Thoughts On The Dead

Musings on the Most Ridiculous Band I Can't Stop Listening To

Things Not To Do Around The Pope

  • Lunge.
  • Fistbump.
  • Invite him for Netflix and Chill.
  • Popes do not Netflix and Chill.
  • Ask him how he thinks the Colts will do this year.
  • Reach furtively into your jacket.
  • Americans are a casual people, but greeting the Pope by saying, “Frank, you cocksucker! Been a while!
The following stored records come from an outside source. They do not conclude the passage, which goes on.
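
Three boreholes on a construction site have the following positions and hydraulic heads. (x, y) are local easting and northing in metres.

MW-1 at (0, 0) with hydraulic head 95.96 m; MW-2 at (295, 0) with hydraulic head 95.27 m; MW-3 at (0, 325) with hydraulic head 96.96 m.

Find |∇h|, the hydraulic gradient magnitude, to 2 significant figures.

0.0039

∂h/∂x = (95.27 − 95.96) / (295 − 0) = -0.002339
∂h/∂y = (96.96 − 95.96) / (325 − 0) = +0.003077
|∇h| = √(-0.002339² + 0.003077²) = 0.003865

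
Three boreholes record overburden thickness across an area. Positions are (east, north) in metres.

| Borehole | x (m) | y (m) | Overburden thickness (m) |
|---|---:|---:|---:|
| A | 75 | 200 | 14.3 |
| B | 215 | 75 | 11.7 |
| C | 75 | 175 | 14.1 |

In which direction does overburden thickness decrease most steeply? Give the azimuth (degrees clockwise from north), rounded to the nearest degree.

Taking A as reference: B−A = (140, -125, -2.6); C−A = (0, -25, -0.2).
Determinant of the coordinate differences = 140·(-25) − 0·(-125) = -3500.
∂d/∂x = [(-2.6)·(-25) − (-0.2)·(-125)] / -3500 = -0.01143
∂d/∂y = [140·(-0.2) − 0·(-2.6)] / -3500 = +0.008000
Steepest decrease is along −∇f: components (+0.01143 E, -0.008000 N).
Azimuth = atan2(+0.01143, -0.008000) = 125.0° ≈ 125°.

125°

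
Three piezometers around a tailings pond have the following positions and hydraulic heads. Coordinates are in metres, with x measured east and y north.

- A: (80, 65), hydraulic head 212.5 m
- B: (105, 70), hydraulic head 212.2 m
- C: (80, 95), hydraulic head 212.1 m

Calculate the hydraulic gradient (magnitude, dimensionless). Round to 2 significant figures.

Taking A as reference: B−A = (25, 5, -0.3); C−A = (0, 30, -0.4).
Determinant of the coordinate differences = 25·30 − 0·5 = 750.
∂h/∂x = [(-0.3)·30 − (-0.4)·5] / 750 = -0.009333
∂h/∂y = [25·(-0.4) − 0·(-0.3)] / 750 = -0.01333
|∇h| = √(-0.009333² + -0.01333²) = 0.01627

0.016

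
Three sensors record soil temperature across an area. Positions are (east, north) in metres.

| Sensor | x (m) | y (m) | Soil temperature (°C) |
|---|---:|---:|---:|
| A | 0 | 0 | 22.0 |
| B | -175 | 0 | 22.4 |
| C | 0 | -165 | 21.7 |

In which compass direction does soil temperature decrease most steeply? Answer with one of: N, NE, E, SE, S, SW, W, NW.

SE

∂T/∂x = (22.4 − 22.0) / (-175 − 0) = -0.002286
∂T/∂y = (21.7 − 22.0) / (-165 − 0) = +0.001818
Steepest decrease is along −∇f = (+0.002286 E, -0.001818 N) → southeast.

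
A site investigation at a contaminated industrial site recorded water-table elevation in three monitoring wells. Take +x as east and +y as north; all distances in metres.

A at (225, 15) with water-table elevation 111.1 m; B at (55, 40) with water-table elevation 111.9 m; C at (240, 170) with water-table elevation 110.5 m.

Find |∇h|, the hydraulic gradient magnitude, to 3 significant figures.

With h = a·x + b·y + c and A as origin, the differences give:
  (-170)·a + 25·b = +0.8
  15·a + 155·b = -0.6
Eliminate b (×155 and ×25, subtract): -26725·a = 139.00 → a = ∂h/∂x = -0.005201
Back-substitute: b = ∂h/∂y = -0.003368.
|∇h| = √(-0.005201² + -0.003368²) = 0.006196

0.00620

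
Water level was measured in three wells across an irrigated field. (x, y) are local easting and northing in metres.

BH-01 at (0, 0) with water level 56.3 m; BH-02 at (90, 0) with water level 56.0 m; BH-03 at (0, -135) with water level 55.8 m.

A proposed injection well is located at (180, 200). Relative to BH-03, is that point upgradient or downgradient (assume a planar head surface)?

upgradient

∂h/∂x = (56.0 − 56.3) / (90 − 0) = -0.003333
∂h/∂y = (55.8 − 56.3) / (-135 − 0) = +0.003704
Head at (180, 200) = 56.3 + (-0.003333)·(180) + (+0.003704)·(200) = 56.44 m.
That is higher than the 55.8 m at BH-03, so the point is upgradient.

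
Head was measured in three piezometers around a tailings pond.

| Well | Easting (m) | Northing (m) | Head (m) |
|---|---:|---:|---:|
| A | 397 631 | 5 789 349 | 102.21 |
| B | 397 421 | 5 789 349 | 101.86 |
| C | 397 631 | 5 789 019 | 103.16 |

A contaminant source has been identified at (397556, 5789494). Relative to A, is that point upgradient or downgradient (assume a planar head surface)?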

How’s your bird?” would be inappropriate.
  • Do not drink red wine around the Pope.
  • Nor eat spaghetti.
  • Scratch your balls.
  • Scratch your lady-balls.
  • Mention the Falkland Islands.
  • If you absolutely must, call them the Malvinas, at least.
  • Speaking of Argentina, let’s not mention their policy towards Nazis after the war, either.
  • (It was an open door policy.)
  • Poop your pants.
  • Poop your habit.
  • Poop your choir robes.
  • Let’s just say that there will be no pooping in the Pope’s presence.
  • I suppose it would be polite to inquire about Francis’ predecessor, Pope Benedict XVI, but try not to use the words “creepy-ass fuckwad,” “Emperor Palpatine,” or “the clearly, obviously, blatantly homosexual one.”
  • If there were ever a good time to use babies as weapons, this would be the opposite.
  • Please do not grab your baby by the fat little ankles and swing it into the Pope.
  • That would be wrong.
  • Do not bring up CrossFit around Pop Francis: he will not shut the fuck up about it.
  • We get it: you’re down two cassock sizes and your miter needed to be hemmed; good for you, Francis.
  • Do not call him Francis.
  • He prefers Chainsaw.


  1. Mention the fact that the Catholic Church is a force of pure evil in the world and he’s the nice, happy marketing face on it.

  2. Bonnie Lass of Fenario

    September 22, 2015 at 8:18 pm

    If you just stay away, you’ll have no trouble not doing things.


    September 22, 2015 at 8:39 pm

    Have a dissenting opinion in Cuba.

  4. I’ve heard the Crossfit has him considering a gluten-free almond flour Host.